Tom reached across the table for her hand. She removed it just far enough away for him not to be able to touch her.
‘He’s eight,’ Tom said. ‘He’s still a little boy. Little boys – and girls for that matter – give Christmas another dimension. You know they do. And another thing. It’s just too soon for me to feel that Christmas is as Christmas was.’
‘Was?’
‘When Rufus was here.’
‘Well,’ Dale said. She could feel her voice hardening and was not, somehow, able to stop it. ‘Well, it may be too soon to play at Christmases again, but it doesn’t seem to be too soon to play at having a girlfriend.’
Tom lifted both hands to his face, took his spectacles off again and folded them on the table in front of him.
‘Elizabeth Brown, I suppose you mean.’
‘Yes.’
‘Friend, not girlfriend.’
Dale said nothing. She got up and ladled a scoop of chopped leeks and vegetable stock into the liquidizer.

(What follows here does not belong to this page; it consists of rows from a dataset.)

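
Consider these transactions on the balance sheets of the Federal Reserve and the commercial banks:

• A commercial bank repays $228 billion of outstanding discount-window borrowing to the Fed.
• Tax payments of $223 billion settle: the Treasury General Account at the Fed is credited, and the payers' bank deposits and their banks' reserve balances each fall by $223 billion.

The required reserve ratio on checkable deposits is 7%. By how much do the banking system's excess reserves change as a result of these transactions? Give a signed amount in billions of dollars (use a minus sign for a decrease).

-$435.39 billion

Discount-window repayment $228 billion: reserves −$228B, deposits 0.
Government account inflow $223 billion: reserves −$223B, deposits −$223B.
Totals: Δreserves = −$451B, Δdeposits = −$223B.
Δrequired reserves = 7% × −$223B = −$15.61B.
Δexcess reserves = Δreserves − Δrequired = −$451B − (−$15.61B) = -$435.39 billion.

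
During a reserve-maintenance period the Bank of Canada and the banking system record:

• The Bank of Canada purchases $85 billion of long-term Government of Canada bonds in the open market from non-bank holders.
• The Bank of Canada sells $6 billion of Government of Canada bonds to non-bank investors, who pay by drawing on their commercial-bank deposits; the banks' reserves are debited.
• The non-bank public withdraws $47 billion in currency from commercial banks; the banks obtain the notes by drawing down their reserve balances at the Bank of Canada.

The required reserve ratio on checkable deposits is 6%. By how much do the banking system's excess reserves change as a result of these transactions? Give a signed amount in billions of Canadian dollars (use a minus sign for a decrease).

+$30.08 billion

Asset purchase (from non-banks) $85 billion: reserves +$85B, deposits +$85B.
Asset sale (to non-banks) $6 billion: reserves −$6B, deposits −$6B.
Currency withdrawal $47 billion: reserves −$47B, deposits −$47B.
Totals: Δreserves = +$32B, Δdeposits = +$32B.
Δrequired reserves = 6% × +$32B = +$1.92B.
Δexcess reserves = Δreserves − Δrequired = +$32B − (+$1.92B) = +$30.08 billion.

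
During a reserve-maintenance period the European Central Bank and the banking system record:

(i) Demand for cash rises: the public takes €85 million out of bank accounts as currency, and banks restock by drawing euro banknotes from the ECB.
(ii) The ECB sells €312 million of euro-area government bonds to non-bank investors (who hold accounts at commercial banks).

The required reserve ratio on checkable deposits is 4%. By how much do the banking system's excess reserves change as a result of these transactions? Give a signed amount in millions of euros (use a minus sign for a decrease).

Currency withdrawal €85 million: reserves −€85M, deposits −€85M.
Asset sale (to non-banks) €312 million: reserves −€312M, deposits −€312M.
Totals: Δreserves = −€397M, Δdeposits = −€397M.
Δrequired reserves = 4% × −€397M = −€15.88M.
Δexcess reserves = Δreserves − Δrequired = −€397M − (−€15.88M) = -€381.12 million.

-€381.12 million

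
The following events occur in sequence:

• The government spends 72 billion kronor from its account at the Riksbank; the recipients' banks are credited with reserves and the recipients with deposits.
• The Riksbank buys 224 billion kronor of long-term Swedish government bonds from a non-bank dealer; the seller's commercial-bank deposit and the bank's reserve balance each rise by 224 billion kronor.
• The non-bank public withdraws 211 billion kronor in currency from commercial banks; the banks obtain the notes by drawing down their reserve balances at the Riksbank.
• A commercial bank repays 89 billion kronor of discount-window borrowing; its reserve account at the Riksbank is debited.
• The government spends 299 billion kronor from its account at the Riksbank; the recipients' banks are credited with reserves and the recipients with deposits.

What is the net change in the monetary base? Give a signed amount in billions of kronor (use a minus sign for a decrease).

+506 billion

Riksbank balance sheet:
  Assets:      Securities +224B, Loans to banks −89B
  Liabilities: Bank reserves +295B, Currency in circulation +211B, Government deposits −371B
Monetary base = currency + reserves: +211B + (+295B) = +506 billion.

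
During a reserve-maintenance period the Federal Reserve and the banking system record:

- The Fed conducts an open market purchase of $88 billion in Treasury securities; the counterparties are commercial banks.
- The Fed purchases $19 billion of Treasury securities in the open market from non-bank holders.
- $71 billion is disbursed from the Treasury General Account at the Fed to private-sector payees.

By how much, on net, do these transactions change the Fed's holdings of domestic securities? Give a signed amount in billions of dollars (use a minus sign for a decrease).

+$107 billion

OMO purchase (from banks) $88 billion: securities added to the Fed's portfolio → +$88B.
Asset purchase (from non-banks) $19 billion: securities added to the Fed's portfolio → +$19B.
Government spending $71 billion: the Fed's securities portfolio is untouched → 0.
Net: 88 + 19 + 0 = +$107 billion.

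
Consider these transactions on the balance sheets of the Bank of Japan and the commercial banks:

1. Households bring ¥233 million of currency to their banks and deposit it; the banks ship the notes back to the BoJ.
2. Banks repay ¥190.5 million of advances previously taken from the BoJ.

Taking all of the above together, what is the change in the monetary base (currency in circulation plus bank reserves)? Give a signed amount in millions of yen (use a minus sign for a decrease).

BoJ balance sheet:
  Assets:      Loans to banks −¥190.5M
  Liabilities: Bank reserves +¥42.5M, Currency in circulation −¥233M
Monetary base = currency + reserves: −¥233M + (+¥42.5M) = -¥190.5 million.

-¥190.5 million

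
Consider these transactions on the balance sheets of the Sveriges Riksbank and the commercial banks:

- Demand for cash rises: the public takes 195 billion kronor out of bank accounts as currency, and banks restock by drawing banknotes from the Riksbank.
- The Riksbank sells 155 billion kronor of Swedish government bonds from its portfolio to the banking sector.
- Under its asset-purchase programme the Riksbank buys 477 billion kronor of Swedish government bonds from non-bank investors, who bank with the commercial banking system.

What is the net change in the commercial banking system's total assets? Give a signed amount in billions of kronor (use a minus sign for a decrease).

Currency withdrawal 195 billion kronor: bank balance sheets shrink → −195B.
OMO sale (to banks) 155 billion kronor: just an asset swap on bank balance sheets → 0.
Asset purchase (from non-banks) 477 billion kronor: bank balance sheets expand → +477B.
Net: −195 + 0 + 477 = +282 billion.

+282 billion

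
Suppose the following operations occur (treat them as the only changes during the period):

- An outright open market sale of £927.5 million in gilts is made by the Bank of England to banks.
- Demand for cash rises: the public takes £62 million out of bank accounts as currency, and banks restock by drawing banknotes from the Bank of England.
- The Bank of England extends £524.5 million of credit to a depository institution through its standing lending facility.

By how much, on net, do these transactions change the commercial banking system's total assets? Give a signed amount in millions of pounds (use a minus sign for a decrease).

+£462.5 million

OMO sale (to banks) £927.5 million: just an asset swap on bank balance sheets → 0.
Currency withdrawal £62 million: bank balance sheets shrink → −£62M.
Discount-window loan £524.5 million: bank balance sheets expand → +£524.5M.
Net: 0 − 62 + 524.5 = +£462.5 million.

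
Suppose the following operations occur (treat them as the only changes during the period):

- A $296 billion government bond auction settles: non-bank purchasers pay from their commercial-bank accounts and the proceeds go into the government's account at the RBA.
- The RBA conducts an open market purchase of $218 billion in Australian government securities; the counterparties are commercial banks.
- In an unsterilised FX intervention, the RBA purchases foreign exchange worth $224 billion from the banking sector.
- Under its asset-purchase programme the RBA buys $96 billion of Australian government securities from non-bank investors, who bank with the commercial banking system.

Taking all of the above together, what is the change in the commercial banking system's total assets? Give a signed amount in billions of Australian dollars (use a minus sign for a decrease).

Government account inflow $296 billion: bank balance sheets shrink → −$296B.
OMO purchase (from banks) $218 billion: just an asset swap on bank balance sheets → 0.
FX purchase $224 billion: just an asset swap on bank balance sheets → 0.
Asset purchase (from non-banks) $96 billion: bank balance sheets expand → +$96B.
Net: −296 + 0 + 0 + 96 = -$200 billion.

-$200 billion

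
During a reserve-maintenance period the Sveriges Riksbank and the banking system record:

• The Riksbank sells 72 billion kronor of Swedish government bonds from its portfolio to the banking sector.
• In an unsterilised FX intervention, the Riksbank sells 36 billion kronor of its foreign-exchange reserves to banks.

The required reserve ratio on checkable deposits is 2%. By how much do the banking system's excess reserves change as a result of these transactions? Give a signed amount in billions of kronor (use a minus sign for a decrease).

OMO sale (to banks) 72 billion kronor: reserves −72B, deposits 0.
FX sale 36 billion kronor: reserves −36B, deposits 0.
Totals: Δreserves = −108B, Δdeposits = 0.
Δrequired reserves = 2% × 0 = 0.
Δexcess reserves = Δreserves − Δrequired = −108B − (0) = -108 billion.

-108 billion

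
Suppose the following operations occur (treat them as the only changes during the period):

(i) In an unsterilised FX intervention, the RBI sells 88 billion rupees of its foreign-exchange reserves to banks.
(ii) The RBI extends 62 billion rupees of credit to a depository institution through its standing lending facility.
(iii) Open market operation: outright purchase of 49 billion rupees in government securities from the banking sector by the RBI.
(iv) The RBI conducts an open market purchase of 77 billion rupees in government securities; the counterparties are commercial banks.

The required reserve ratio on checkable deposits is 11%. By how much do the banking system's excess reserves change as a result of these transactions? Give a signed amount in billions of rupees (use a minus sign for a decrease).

+100 billion

FX sale 88 billion rupees: reserves −88B, deposits 0.
Discount-window loan 62 billion rupees: reserves +62B, deposits 0.
OMO purchase (from banks) 49 billion rupees: reserves +49B, deposits 0.
OMO purchase (from banks) 77 billion rupees: reserves +77B, deposits 0.
Totals: Δreserves = +100B, Δdeposits = 0.
Δrequired reserves = 11% × 0 = 0.
Δexcess reserves = Δreserves − Δrequired = +100B − (0) = +100 billion.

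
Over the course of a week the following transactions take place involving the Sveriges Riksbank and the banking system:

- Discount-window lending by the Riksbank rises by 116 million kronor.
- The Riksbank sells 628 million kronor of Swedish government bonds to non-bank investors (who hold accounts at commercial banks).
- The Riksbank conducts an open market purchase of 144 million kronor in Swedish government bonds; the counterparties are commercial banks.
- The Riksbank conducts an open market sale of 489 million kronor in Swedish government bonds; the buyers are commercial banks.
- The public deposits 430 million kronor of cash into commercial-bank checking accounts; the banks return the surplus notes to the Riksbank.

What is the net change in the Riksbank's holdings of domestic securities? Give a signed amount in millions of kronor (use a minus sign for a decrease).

Discount-window loan 116 million kronor: the Riksbank's securities portfolio is untouched → 0.
Asset sale (to non-banks) 628 million kronor: securities removed from the Riksbank's portfolio → −628M.
OMO purchase (from banks) 144 million kronor: securities added to the Riksbank's portfolio → +144M.
OMO sale (to banks) 489 million kronor: securities removed from the Riksbank's portfolio → −489M.
Currency deposit 430 million kronor: the Riksbank's securities portfolio is untouched → 0.
Net: 0 − 628 + 144 − 489 + 0 = -973 million.

-973 million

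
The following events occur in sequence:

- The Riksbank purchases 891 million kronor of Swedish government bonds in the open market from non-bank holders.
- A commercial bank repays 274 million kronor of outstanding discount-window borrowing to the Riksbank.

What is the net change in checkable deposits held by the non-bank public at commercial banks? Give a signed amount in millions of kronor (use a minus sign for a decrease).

Asset purchase (from non-banks) 891 million kronor: non-bank counterparties' bank balances rise → +891M.
Discount-window repayment 274 million kronor: the counterparty is a bank, so public deposits are unchanged → 0.
Net: 891 + 0 = +891 million.

+891 million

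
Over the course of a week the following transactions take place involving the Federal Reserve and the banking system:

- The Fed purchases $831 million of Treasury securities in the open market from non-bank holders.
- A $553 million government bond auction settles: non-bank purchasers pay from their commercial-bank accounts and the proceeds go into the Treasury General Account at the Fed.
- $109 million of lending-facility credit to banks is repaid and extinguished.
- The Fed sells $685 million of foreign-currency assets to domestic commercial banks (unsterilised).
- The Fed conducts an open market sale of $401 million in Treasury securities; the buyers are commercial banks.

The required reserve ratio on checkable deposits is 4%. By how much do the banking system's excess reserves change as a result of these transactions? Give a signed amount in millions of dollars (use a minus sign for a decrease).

Asset purchase (from non-banks) $831 million: reserves +$831M, deposits +$831M.
Government account inflow $553 million: reserves −$553M, deposits −$553M.
Discount-window repayment $109 million: reserves −$109M, deposits 0.
FX sale $685 million: reserves −$685M, deposits 0.
OMO sale (to banks) $401 million: reserves −$401M, deposits 0.
Totals: Δreserves = −$917M, Δdeposits = +$278M.
Δrequired reserves = 4% × +$278M = +$11.12M.
Δexcess reserves = Δreserves − Δrequired = −$917M − (+$11.12M) = -$928.12 million.

-$928.12 million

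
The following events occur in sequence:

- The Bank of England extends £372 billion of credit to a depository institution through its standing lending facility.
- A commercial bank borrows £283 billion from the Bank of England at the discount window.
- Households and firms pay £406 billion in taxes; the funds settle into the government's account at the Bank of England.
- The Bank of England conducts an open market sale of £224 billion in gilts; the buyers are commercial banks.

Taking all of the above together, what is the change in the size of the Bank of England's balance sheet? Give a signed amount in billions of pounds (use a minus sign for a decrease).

Bank of England balance sheet:
  Assets:      Securities −£224B, Loans to banks +£655B
  Liabilities: Bank reserves +£25B, Government deposits +£406B
Commercial banking system:
  Assets:      Reserves at CB +£25B, Securities +£224B
  Liabilities: Checkable deposits −£406B, Borrowings from CB +£655B
Change in total Bank of England assets = +£431 billion.

+£431 billion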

‘How do you know about her?’
‘I looked at the plans in your studio. I heard you on the telephone. And you haven’t been here on three nights when I’ve rung. You’re always here, always. I always know it’ll be you and Basil listening to opera or snoozing in front of the telly.’
‘Dale,’ Tom said, ‘did I ever question your right to your relationship with Neil?’

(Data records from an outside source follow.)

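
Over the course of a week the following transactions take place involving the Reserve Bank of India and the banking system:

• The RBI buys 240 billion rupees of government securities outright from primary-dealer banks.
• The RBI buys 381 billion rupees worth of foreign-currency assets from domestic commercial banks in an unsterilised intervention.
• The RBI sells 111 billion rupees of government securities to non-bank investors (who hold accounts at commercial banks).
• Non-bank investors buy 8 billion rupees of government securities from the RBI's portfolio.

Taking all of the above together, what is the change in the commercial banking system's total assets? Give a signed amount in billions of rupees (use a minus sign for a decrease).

OMO purchase (from banks) 240 billion rupees: just an asset swap on bank balance sheets → 0.
FX purchase 381 billion rupees: just an asset swap on bank balance sheets → 0.
Asset sale (to non-banks) 111 billion rupees: bank balance sheets shrink → −111B.
Asset sale (to non-banks) 8 billion rupees: bank balance sheets shrink → −8B.
Net: 0 + 0 − 111 − 8 = -119 billion.

-119 billion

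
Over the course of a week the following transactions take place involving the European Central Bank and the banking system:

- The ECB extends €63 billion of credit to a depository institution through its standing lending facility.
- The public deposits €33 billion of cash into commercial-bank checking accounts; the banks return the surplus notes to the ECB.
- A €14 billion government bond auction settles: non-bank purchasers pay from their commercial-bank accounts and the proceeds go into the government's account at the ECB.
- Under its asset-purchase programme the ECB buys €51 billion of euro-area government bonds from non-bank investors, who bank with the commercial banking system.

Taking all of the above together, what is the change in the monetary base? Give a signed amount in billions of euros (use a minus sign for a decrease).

+€100 billion

ECB balance sheet:
  Assets:      Securities +€51B, Loans to banks +€63B
  Liabilities: Bank reserves +€133B, Currency in circulation −€33B, Government deposits +€14B
Monetary base = currency + reserves: −€33B + (+€133B) = +€100 billion.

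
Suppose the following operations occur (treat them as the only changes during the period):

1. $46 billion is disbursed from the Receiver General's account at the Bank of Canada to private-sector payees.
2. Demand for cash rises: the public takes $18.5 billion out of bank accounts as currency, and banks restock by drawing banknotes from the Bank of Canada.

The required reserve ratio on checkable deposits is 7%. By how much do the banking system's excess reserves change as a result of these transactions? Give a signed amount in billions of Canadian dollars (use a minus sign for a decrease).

+$25.575 billion

Government spending $46 billion: reserves +$46B, deposits +$46B.
Currency withdrawal $18.5 billion: reserves −$18.5B, deposits −$18.5B.
Totals: Δreserves = +$27.5B, Δdeposits = +$27.5B.
Δrequired reserves = 7% × +$27.5B = +$1.925B.
Δexcess reserves = Δreserves − Δrequired = +$27.5B − (+$1.925B) = +$25.575 billion.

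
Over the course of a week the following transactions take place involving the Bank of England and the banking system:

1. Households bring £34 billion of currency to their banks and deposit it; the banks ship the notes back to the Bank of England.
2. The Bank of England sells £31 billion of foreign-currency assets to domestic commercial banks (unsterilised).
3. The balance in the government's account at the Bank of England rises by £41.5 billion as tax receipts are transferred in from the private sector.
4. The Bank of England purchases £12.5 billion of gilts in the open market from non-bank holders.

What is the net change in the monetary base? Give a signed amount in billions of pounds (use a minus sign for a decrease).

Currency deposit £34 billion: just a shift between currency and reserves — both are base money → 0.
FX sale £31 billion: Bank of England balance sheet contracts → −£31B.
Government account inflow £41.5 billion: reserves shift to a non-base liability → −£41.5B.
Asset purchase (from non-banks) £12.5 billion: Bank of England balance sheet expands → +£12.5B.
Net: 0 − 31 − 41.5 + 12.5 = -£60 billion.

-£60 billion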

Dale gave the liquidizer switch a flick on. Above the roar of its motor, she shouted, ‘No. In fact, I sometimes wondered how much you cared.’
Tom said, steadily and loudly, ‘I cared very much. Switch that thing off.’
She obeyed him.
‘I have had two meals with Elizabeth Brown,’ Tom said. ‘And she has come down from London on three weekday evenings, once for a concert, once for the cinema, and once for a private view of a painter friend of her father’s, which was very indifferent indeed.’
Dale rocked the liquidizer a little, and the thick greenish liquid swelled against the sides.
‘But you’ve never even done that before.’
‘No. Because I was married. I went to concerts and the cinema with Josie and you didn’t like that much either.’